# Riding with music



## Marlinark (Mar 16, 2010)

Here is a great idea that I tried out recently and love!!!

Riding with music!!!

Just use your ipod or mp3 downloads player and give it a try.



Some of the best rides of my life have been ridden along with musical rockers and cowboys!!!


----------



## Painted Horse (Dec 29, 2006)

I've got enough noise in my life. I actually prefer the natural noise of the forest to anything thats on my ipod. I can live with out music for a few hours each week.

I like hearing the horses grunt, snort nicker, I want to hear a pheasant or turkey as they bust into the air. Plus I enjoy having a conversation with my riding buddies. I want to hear the distant voices of mountain bikers as they race downt he trail, At least I know they are getting close and I can be ready if my horses shy. I want to hear the snort of bull elk or deer when they see me coming through the trees. With out that advance notice, I might not even see them as they disapear.


----------



## ThatNinjaHorse (Jul 26, 2009)

I think its rather dangerous to use an ipod out on trails, when your in a ring schooling at home thats different, but not when there are cars, other animals and 'scary' things..


----------



## Amir (Nov 18, 2009)

I'll only use my ipod on a trail ride with a horse that I trust with my life. I haven't done that for a few years though. My show jumper is a great horse, but I don't trust her that much because as soon as I stop paying attention 100%, she spooks at something stupid and I just know she'd do that if I had an ipod.
I won't do it with my 3yo for a looooong time. I'm all for a stereo when riding at home though. I just wish there was a power cable long enough to go up the back paddock!


----------



## Trails (Jan 28, 2009)

I prefer to listen to the music of the forest and the sound of hoofs hitting the ground. 

But... If you like it and it works for you go for it. just try to be safe


----------



## whiskeynoo (Mar 17, 2010)

thats kind of dangerous because you wont be able to hear for heavy traffic ect.

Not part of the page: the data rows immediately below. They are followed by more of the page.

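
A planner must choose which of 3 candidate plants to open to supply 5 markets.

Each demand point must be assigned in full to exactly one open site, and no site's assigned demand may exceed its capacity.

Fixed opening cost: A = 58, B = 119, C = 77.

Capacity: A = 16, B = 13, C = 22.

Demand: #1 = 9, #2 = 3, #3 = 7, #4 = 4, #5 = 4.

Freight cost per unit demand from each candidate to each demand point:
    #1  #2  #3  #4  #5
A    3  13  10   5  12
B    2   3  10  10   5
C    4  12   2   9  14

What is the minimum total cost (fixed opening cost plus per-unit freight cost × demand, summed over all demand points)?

Open {A, C}; cheapest assignment that respects the capacities:
  A (cap 16, load 13): #1, #4 — cost 9×3 + 4×5 = 47
  C (cap 22, load 14): #2, #3, #5 — cost 3×12 + 7×2 + 4×14 = 106
  Shipping 153, fixed 135 → total 288.
  Any other capacity-feasible assignment to {A, C} ships for at least 153.
Compare {B, C}: its best feasible assignment gives total 311.
Compare {A, B}: its best feasible assignment gives total 342.
Every other set of open sites that can feasibly serve all demand totals ≥ 311 even under its best assignment. Minimum: 288.

288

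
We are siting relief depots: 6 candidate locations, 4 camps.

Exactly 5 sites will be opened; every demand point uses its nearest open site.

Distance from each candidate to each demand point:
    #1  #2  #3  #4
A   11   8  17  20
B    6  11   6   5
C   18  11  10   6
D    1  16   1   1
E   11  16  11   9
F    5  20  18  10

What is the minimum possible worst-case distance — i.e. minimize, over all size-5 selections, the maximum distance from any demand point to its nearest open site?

Open {A, B, C, D, E}.
  Farthest demand point is #2 at distance 8 (to A); all others are ≤ 8.
With {A, B, C, D, F} the worst case is 8.
With {A, B, C, E, F} the worst case is 8.
No size-5 selection achieves below 8.

8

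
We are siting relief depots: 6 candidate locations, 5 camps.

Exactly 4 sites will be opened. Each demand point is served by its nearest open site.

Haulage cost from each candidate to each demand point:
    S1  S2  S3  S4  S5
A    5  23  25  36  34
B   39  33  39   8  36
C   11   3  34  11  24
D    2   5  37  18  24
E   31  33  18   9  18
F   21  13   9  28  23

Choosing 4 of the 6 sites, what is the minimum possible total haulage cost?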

i sometimes ride with the music lightly playing on my phone so that way i can pay attention to my surrounding and the horse while having a bit of background music


----------



## jamesqf (Oct 5, 2009)

Painted Horse said:


> II like hearing the horses grunt, snort nicker, I want to hear a pheasant or turkey as they bust into the air.


Exactly! I want to be aware of the world around me. Besides, if riding - and hiking, biking, skiing, or any of the other things that I see people doing with plugs in their ears - was so boring that I needed to zone off into my own personal sound track, I'd go find something more interesting to do


----------



## Jetana (Mar 26, 2010)

I turn on the radio when I'm otu riding in the ring, but not on trail rides. Too many things could go awry; I'd much rather have my senses fully focused.
I know what you mean about having great rides with music though! The perfect song can make a moment that much more amazing.


----------



## PechosGoldenChance (Aug 23, 2009)

^^Totally agree!!! Music in the ring, especially if you're alone, is really good and actually kinda helps you focus (at least it does me anyways). I also, don't bring anything that has to deal with music with me when on the trails, it can be too much of a distraction from all angles.


----------



## ridergirl23 (Sep 17, 2009)

i lovelistening to speakers in the arena, but i love hearing my horse ad stuff  and when im out on the trail my favourite thing is to hear wildlife, and if my ipod was in i wouldnt be paying as much attention and i wouldnt know there is a coyote den by the pond, or that a moose is over there and stuff.


----------



## Poco1220 (Apr 6, 2010)

I agree with both sides here. I LOVE having the music, and more so since I do alot of riding alone, but headphones create unseen dangers. So I went to walmart/bestbuy and bought a cheapy speaker thing that is battery powered and your iPod fits inside. It comes with a clip on it that I can hook right to my saddle. That way I can turn it on low and listen to it on my ride without it blocking out other noises.


----------